Auf die Frage, wieso jetzt eine "Lösung" gesucht werde, obgleich normalerweise Entwicklungsprojekte vor Baubeginn genehmigt werden, sagte ein Diplomat, dass die Bundesregierung sich an das Völkerrecht und an humanitäre Menschenrechte gebunden fühle. Als Besatzer trage Israel die Verantwortung für die Wohlfahrt der unter seiner Kontrolle lebenden Beduinen. Dazu gehöre auch die Pflicht, sie mit Infrastruktur auszustatten, darunter die Stromversorgung. Weil Israel das nicht tue, sehe sich die Bundesrepublik wegen internationaler Konventionen verpflichtet und berechtigt, die Beduinen mit alternativem Strom zu versorgen. "Sie wissen doch, dass die Israelis in den besetzten Gebieten Baugenehmigungen bis zum Nimmerleinstag verschieben oder verweigern", sagte der deutsche Beamte. Weiter erklärte er, dass in dem offiziell, laut Osloer Verträge, von Israel kontrollierten C-Gebieten auch jordanisches und palästinensisches Recht gelte. Der israelische COGAT-Sprecher dementierte das. Allein Israel übe laut Osloer Verträge in diesen Gebieten das Verwaltungsrecht aus.
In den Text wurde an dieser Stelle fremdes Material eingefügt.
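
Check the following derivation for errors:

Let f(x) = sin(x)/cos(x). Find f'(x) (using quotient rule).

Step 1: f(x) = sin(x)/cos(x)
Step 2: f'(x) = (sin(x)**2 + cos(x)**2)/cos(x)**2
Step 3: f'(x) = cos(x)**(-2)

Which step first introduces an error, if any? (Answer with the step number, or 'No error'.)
No error

All steps in this derivation are correct.
The final answer f'(x) = cos(x)**(-2) is valid.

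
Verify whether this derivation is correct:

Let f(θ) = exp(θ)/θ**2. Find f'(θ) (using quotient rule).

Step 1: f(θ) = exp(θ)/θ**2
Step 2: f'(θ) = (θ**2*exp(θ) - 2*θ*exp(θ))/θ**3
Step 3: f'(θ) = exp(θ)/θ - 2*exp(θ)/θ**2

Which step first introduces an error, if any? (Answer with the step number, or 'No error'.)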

Weil die Initiative zu dem Projekt von der NGO Medico ausgegangen sei, und nicht von der Bundesregierung, empfahl der Sprecher des Auswärtigen Amtes, dort die Rechtslage zu klären.

Luke McBain von Medico in Jerusalem erklärte, dass im C-Gebiet grundsätzlich keine Baugenehmigungen erteilt würden, solange kein "Masterplan" für die in der Wüste verteilten Siedlungen der Beduinen geschaffen worden sei.
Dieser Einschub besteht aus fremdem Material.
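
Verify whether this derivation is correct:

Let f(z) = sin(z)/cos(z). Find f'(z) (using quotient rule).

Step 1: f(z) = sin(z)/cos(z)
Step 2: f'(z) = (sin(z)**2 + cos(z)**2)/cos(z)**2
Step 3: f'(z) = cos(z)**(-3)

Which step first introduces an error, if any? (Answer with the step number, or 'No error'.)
Step 3

Step 3 is incorrect due to a wrong exponent.
The step shows: cos(z)**(-3)
The correct value should be: cos(z)**(-2)

Explanation: The exponent -2 on cos(z) was incorrectly written as -3: the term cos(z)**(-2) was incorrectly written as cos(z)**(-3)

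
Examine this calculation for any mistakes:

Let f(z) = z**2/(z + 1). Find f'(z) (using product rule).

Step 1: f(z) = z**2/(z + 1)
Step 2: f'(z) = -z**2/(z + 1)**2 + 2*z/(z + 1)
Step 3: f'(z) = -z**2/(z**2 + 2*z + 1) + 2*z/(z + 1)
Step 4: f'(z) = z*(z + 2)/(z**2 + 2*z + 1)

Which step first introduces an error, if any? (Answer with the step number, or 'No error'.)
No error

All steps in this derivation are correct.
The final answer f'(z) = z*(z + 2)/(z**2 + 2*z + 1) is valid.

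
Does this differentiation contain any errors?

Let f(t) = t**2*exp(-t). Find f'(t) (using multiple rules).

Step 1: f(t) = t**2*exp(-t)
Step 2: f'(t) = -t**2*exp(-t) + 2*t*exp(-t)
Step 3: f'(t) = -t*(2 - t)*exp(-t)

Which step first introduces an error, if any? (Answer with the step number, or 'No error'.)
Step 3

Step 3 is incorrect due to a sign flip.
The step shows: -t*(2 - t)*exp(-t)
The correct value should be: t*(2 - t)*exp(-t)

Explanation: The sign of the whole expression was flipped: the term t*(2 - t)*exp(-t) was incorrectly written as -t*(2 - t)*exp(-t)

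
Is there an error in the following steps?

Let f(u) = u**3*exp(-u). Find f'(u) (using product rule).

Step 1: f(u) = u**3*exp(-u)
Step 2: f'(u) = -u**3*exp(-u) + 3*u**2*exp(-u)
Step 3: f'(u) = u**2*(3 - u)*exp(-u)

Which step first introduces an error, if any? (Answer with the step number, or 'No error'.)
No error

All steps in this derivation are correct.
The final answer f'(u) = u**2*(3 - u)*exp(-u) is valid.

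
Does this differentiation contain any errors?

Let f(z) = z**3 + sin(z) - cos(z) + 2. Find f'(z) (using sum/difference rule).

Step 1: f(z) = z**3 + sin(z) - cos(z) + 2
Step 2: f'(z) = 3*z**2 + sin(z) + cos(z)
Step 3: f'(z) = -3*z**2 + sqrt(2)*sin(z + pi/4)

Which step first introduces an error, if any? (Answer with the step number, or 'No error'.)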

Den Beduinen, die dort in Höhlen und Wellblechhütten leben, sei nicht zuzumuten, jahrelang auf einen Masterplan zu warten, um an das Stromnetz angeschlossen zu werden. McBain erwähnte Menschenrechte und humanitäre Bedürfnisse. Der Staat Israel trage die Verantwortung, diese Palästinenser mit Strom zu versorgen. Medico habe den Beduinen eine Hilfeleistung angeboten und die Bundesregierung als "Partner" gefunden.

Das Vorgehen der Bundesrepublik entspricht einem im Januar bekannt gewordenen Geheimpapier der EU, wonach auch ohne Rücksicht und Rücksprache mit den Behörden die Lebensverhältnisse der Palästinenser in den von Israel verwalteten C-Gebieten im Westjordanland verbessert werden sollten.
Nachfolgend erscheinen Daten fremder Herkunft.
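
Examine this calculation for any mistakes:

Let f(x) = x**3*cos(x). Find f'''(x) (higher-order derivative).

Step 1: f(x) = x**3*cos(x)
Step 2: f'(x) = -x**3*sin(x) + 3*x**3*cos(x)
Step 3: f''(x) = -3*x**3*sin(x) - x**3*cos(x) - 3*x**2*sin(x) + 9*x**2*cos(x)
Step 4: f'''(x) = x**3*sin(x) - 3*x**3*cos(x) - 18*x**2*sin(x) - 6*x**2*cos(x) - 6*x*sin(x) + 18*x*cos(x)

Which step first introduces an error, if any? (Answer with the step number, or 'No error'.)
Step 2

Step 2 is incorrect due to a wrong exponent.
The step shows: -x**3*sin(x) + 3*x**3*cos(x)
The correct value should be: -x**3*sin(x) + 3*x**2*cos(x)

Explanation: The exponent 2 on x was incorrectly written as 3: the term 3*x**2*cos(x) was incorrectly written as 3*x**3*cos(x)
The later steps are derived from this incorrect expression, so the error originates in Step 2.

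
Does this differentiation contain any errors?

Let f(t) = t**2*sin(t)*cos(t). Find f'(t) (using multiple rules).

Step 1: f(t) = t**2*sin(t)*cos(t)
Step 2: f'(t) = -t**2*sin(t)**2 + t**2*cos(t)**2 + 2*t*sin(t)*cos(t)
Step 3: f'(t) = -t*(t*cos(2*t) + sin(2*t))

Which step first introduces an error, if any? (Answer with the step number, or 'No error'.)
Step 3

Step 3 is incorrect due to a sign flip.
The step shows: -t*(t*cos(2*t) + sin(2*t))
The correct value should be: t*(t*cos(2*t) + sin(2*t))

Explanation: The sign of the whole expression was flipped: the term t*(t*cos(2*t) + sin(2*t)) was incorrectly written as -t*(t*cos(2*t) + sin(2*t))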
Die Zahl der Palästinenser in diesem Gebiet ist laut UNO unbekannt, beläuft sich laut israelischen Angaben auf 48.000 Menschen, laut palästinensischen Angaben auf 60.000 und gemäß deutschen Medienangaben auf 150.000.

Völkerrechtlicher Hintergrund

Das Westjordanland war bis 1948 Teil des britischen Mandatsgebiets Palästina, wo die Briten am 24. Juli 1922 vom Völkerbund das Mandat "zugunsten der Errichtung einer nationalen Heimstätte für das jüdische Volk in Palästina" erhielten. 1948 zogen die Briten ab, ohne die Schlüssel zu übergeben. Unter Berufung auf den UNO-Teilungsplan von 1947 riefen die Juden am 15. Mai 1948 den Staat Israel aus, woraufhin die arabischen Staaten, darunter der Irak, Ägypten, Syrien und Jordanien, den gerade gegründeten Staat angriffen.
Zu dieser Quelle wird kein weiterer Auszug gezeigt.